Die Voraussetzungen für die Aufnahme eines Studiums ohne Abitur unterscheiden sich von Bundesland zu Bundesland. In vielen Studiengängen werden zudem Zugangsprüfungen durchgeführt. Es gibt aber auch die Möglichkeit des Probestudiums sowie spezielle Eignungstests. Das Studium ohne Abitur oder Fachhochschulreife erfreut sich in Deutschland zunehmender Beliebtheit. Über 32.000 Menschen sind im Jahre 2016 ohne Abi an Fachhochschulen oder Hochschulen eingeschrieben.

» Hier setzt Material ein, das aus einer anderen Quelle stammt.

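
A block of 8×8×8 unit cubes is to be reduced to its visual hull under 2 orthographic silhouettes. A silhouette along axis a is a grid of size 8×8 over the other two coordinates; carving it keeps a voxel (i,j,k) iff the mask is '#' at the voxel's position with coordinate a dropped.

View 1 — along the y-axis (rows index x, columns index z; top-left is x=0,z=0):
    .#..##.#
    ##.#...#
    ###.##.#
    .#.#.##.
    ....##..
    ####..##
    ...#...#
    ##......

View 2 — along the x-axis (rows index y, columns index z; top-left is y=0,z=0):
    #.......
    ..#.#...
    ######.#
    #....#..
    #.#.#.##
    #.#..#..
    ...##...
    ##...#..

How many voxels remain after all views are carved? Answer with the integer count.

|visual hull| = 92

full grid |V| = 512
  1. axis=1 (XZ plane), |mask|=30  ⇒  voxels=240
  2. axis=0 (YZ plane), |mask|=25  ⇒  voxels=92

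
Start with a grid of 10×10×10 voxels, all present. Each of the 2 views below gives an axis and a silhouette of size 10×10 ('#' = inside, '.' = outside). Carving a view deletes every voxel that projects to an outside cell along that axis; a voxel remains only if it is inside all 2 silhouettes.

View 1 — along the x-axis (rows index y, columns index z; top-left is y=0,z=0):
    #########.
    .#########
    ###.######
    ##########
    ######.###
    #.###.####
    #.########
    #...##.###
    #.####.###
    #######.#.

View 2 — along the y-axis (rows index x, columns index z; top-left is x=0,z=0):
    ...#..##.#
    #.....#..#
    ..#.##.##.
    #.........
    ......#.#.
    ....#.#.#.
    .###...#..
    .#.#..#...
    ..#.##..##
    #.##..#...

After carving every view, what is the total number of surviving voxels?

voxel count = 288

before carving: 1000 voxels (10×10×10)
V1 x: intersect with YZ mask (85 set) -- 850 left
V2 y: intersect with XZ mask (34 set) -- 288 left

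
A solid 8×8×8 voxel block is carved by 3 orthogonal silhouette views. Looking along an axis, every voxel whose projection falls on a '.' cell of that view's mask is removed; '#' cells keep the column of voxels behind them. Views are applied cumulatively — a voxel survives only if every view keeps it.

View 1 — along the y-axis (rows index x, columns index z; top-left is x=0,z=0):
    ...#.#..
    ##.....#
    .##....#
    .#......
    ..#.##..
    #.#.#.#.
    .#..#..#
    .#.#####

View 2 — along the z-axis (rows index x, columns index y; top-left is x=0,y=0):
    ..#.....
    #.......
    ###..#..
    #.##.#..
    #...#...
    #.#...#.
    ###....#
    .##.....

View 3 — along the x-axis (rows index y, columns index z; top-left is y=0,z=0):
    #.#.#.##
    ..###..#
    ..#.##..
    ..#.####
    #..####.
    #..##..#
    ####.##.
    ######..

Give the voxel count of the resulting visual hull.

|visual hull| = 34

full grid |V| = 512
[1] y-view keeps 25 columns → grid now 200
[2] z-view keeps 21 columns → grid now 63
[3] x-view keeps 38 columns → grid now 34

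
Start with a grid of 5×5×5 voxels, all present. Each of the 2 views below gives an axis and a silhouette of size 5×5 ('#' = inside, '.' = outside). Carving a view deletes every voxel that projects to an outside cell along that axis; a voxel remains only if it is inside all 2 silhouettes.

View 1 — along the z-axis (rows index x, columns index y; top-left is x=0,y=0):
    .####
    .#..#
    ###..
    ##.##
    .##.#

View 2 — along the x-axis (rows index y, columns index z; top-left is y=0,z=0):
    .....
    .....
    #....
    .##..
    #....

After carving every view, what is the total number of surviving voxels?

voxel count = 11

initial block: 5^3 = 125
  1. axis=2 (XY plane), |mask|=16  ⇒  voxels=80
  2. axis=0 (YZ plane), |mask|=4  ⇒  voxels=11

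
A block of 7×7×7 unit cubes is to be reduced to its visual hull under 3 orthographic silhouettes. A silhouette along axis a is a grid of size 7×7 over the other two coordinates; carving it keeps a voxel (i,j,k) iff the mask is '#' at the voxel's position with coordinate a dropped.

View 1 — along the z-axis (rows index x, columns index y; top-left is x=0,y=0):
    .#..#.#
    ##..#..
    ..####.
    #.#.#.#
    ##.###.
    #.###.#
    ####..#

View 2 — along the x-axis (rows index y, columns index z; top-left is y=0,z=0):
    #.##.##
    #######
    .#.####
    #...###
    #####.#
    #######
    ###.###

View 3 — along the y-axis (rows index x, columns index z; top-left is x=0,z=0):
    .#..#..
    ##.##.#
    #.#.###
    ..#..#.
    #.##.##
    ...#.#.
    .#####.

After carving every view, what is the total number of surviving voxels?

voxel count = 88

start: 7×7×7 = 343 voxels
carve view 1 (along z, XY-mask fill 29/49): 203 voxels remain
carve view 2 (along x, YZ-mask fill 40/49): 163 voxels remain
carve view 3 (along y, XZ-mask fill 26/49): 88 voxels remain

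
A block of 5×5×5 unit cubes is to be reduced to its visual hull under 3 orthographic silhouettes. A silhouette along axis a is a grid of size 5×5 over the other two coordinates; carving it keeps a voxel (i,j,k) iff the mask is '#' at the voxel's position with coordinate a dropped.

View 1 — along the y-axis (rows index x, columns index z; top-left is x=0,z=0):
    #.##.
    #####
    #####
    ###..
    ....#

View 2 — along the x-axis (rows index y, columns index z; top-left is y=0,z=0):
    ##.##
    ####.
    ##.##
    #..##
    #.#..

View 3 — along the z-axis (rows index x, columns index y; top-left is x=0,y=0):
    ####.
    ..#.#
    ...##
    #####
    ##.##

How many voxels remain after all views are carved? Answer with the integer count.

before carving: 125 voxels (5×5×5)
  1. axis=1 (XZ plane), |mask|=17  ⇒  voxels=85
  2. axis=0 (YZ plane), |mask|=17  ⇒  voxels=58
  3. axis=2 (XY plane), |mask|=17  ⇒  voxels=32

32 voxels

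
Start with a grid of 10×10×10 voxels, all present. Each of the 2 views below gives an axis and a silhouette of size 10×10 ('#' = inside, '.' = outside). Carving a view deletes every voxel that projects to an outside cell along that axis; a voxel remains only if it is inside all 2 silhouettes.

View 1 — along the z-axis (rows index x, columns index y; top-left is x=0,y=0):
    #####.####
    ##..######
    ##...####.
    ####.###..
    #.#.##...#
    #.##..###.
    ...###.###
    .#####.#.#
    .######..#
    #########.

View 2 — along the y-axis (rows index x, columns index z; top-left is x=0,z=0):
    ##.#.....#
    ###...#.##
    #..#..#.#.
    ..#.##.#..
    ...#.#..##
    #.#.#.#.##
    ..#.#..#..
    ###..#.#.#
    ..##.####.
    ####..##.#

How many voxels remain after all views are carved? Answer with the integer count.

357 voxels

full grid |V| = 1000
V1 z: intersect with XY mask (70 set) -- 700 left
V2 y: intersect with XZ mask (50 set) -- 357 left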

Meistertitel und andere qualifizierte Abschlüsse wie Fachwirte oder Techniker sind der Hochschulreife übrigens in allen Bundesländern bis auf Brandenburg gleichgesetzt. Sie ermöglichen den unmittelbaren, prüfungsfreien Hochschulzugang zu allen Studiengängen an Fachhochschulen und Universitäten. „Beruflich Qualifizierte“ ohne Meister können nach einer Ausbildung von zumindest 2 Jahren sowie mindestens 3-jähriger Berufserfahrung ihre Zulassung zu einem „fachtreuen“ Studium erhalten. Fachtreu bedeutet, dass eine Rechtsfachwirtin mit drei Jahren Berufserfahrung zum Beispiel Jura oder Rechtswissenschaft studieren kann, aber nicht ohne weiteres BWL oder Germanistik.

Es kann also relativ leicht sein, beruflich voranzukommen und somit auch endlich die große Liebe zu finden oder den Partner glücklicher und zufriedener zu machen!